Institutions financières internationales d'importance systémique vs banques étroites (narrow banks)
Un redoutable défi pour la réglementation financière consiste à fournir des mécanismes de résolution crédibles pour les institutions financières internationales d'importance systémique. Deux difficultés fondamentales se posent. L'une découle de la taille et de la complexité mêmes de ces organisations et de l'impossibilité de prévoir ce qui se passerait en cas de crise. L'autre a trait au fait que les possibilités d'apprentissage et de test des divers mécanismes sont minimes, car les raisons pour lesquelles ces institutions font faillite sont rarement de nature idiosyncrasique.

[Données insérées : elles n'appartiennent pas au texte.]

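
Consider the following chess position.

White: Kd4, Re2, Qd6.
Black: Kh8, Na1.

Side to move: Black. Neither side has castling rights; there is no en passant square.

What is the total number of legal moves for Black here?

5

Black to move; king on h8.
In check: no.
Legal moves: Kg8, Kh7, Kg7, Nb3+, Nc2+.
Count: 5.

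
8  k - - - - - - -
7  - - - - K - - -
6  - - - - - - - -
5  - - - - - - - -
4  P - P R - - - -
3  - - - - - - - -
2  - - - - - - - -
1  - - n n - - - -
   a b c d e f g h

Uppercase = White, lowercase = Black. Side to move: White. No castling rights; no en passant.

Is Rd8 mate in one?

no

After Rd8: black king on a8; in check: yes, from the white rook on d8.
Black has 2 legal replies: Kb7, Ka7.
In check but a legal move exists → not checkmate.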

Les testaments de vie et les exigences relatives à la capacité totale d'absorption des pertes sont nécessaires, mais selon toute vraisemblance, ces mécanismes ne seront pas correctement éprouvés avant qu'une crise se produise effectivement.

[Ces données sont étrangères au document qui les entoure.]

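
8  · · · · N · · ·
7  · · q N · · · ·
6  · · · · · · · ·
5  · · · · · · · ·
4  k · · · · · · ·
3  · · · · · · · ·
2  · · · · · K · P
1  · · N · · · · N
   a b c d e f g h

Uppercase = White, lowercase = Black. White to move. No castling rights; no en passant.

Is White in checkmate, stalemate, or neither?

White to move; white king on f2.
In check: no.
Legal moves for White include: Ng7, Nxc7, Nef6, Nd6, Nf8, Nb8, Ndf6, Nb6+, Ne5, Nc5+, Kf3, Ke3, Kg2, Ke2, Kg1, Kf1, Ke1, Ng3, ... (list truncated; more exist).
White has legal moves and is not in check → neither.

neither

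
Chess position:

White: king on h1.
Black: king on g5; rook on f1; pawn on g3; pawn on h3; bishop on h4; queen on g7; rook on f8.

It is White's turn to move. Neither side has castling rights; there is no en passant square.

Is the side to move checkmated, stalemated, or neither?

checkmate

White to move; white king on h1.
In check: yes, from the black rook on f1.
King squares — g1: attacked by Rf1; g2: attacked by Ph3; h2: attacked by Pg3.
Legal moves for White: none.
In check with no legal moves → checkmate.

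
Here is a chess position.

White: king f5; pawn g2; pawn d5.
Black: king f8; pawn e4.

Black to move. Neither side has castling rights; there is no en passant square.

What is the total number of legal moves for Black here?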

Ce problème, parmi d'autres, a conduit plusieurs observateurs à préconiser une certaine forme de narrow banking. Ainsi que l'explique Pennacchi (2012), une banque étroite est une entreprise financière qui « émet des dettes fiables et investit dans des actifs présentant peu ou pas de risque nominal ». Selon que l'on applique une définition plus ou moins restrictive, le narrow banking peut aller des fonds communs de placement monétaire investissant exclusivement dans des bons du Trésor aux banques commerciales qui sont contraintes de garantir tous leurs dépôts avec des instruments du marché monétaire, mais qui peuvent détenir de nombreux autres actifs10. Pennacchi (2012) constate que les « recommandations préconisant le narrow banking surgissent le plus souvent à la suite d'importantes crises financières ». La crise de 2008 ne fait pas exception à la règle. Chamley et al. (2012) expliquent comment « les banques à finalité limitée pourraient fonctionner » et Cochrane (2014) propose des réformes destinées à protéger le système financier des désengagements massifs.

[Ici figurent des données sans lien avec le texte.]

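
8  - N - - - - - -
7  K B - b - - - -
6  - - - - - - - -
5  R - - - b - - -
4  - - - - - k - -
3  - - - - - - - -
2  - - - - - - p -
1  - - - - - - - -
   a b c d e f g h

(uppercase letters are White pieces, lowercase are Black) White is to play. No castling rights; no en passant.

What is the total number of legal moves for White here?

White to move; king on a7.
In check: no.
Legal moves: Nxd7, Nc6, Na6, Bc8, Ba8, Bc6, Ba6, Bd5, Be4, Bf3, Bxg2, Ka8, Kb6, Ka6, Ra6, Rxe5, Rd5, Rc5, Rb5, Ra4+, Ra3, Ra2, Ra1.
Count: 23.

23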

Assurément, il s'agit là de puissants arguments en faveur du narrow banking, mais plusieurs problèmes se posent également. Le cas théorique n'est pas aussi évident que le soutiennent certains de ses partisans. Wallace (1996) montre que le narrow banking remet en cause le partage du risque de liquidité, dans le sens où, dans une configuration de type Diamond et Dybvig (1983), toute répartition dans le cadre du narrow banking peut être réalisée dans des conditions d'autarcie. Une autre critique faite à la proposition du narrow banking est que la fourniture conjointe de dépôts à vue et d'engagements de prêts permet aux banques de diversifier l'utilisation de la liquidité (Kashyap et al., 2002). Pennacchi (2012), cependant, soutient que cette synergie pourrait en réalité être une conséquence de l'assurance fournie par la FDIC (Federal Deposit Insurance Corporation).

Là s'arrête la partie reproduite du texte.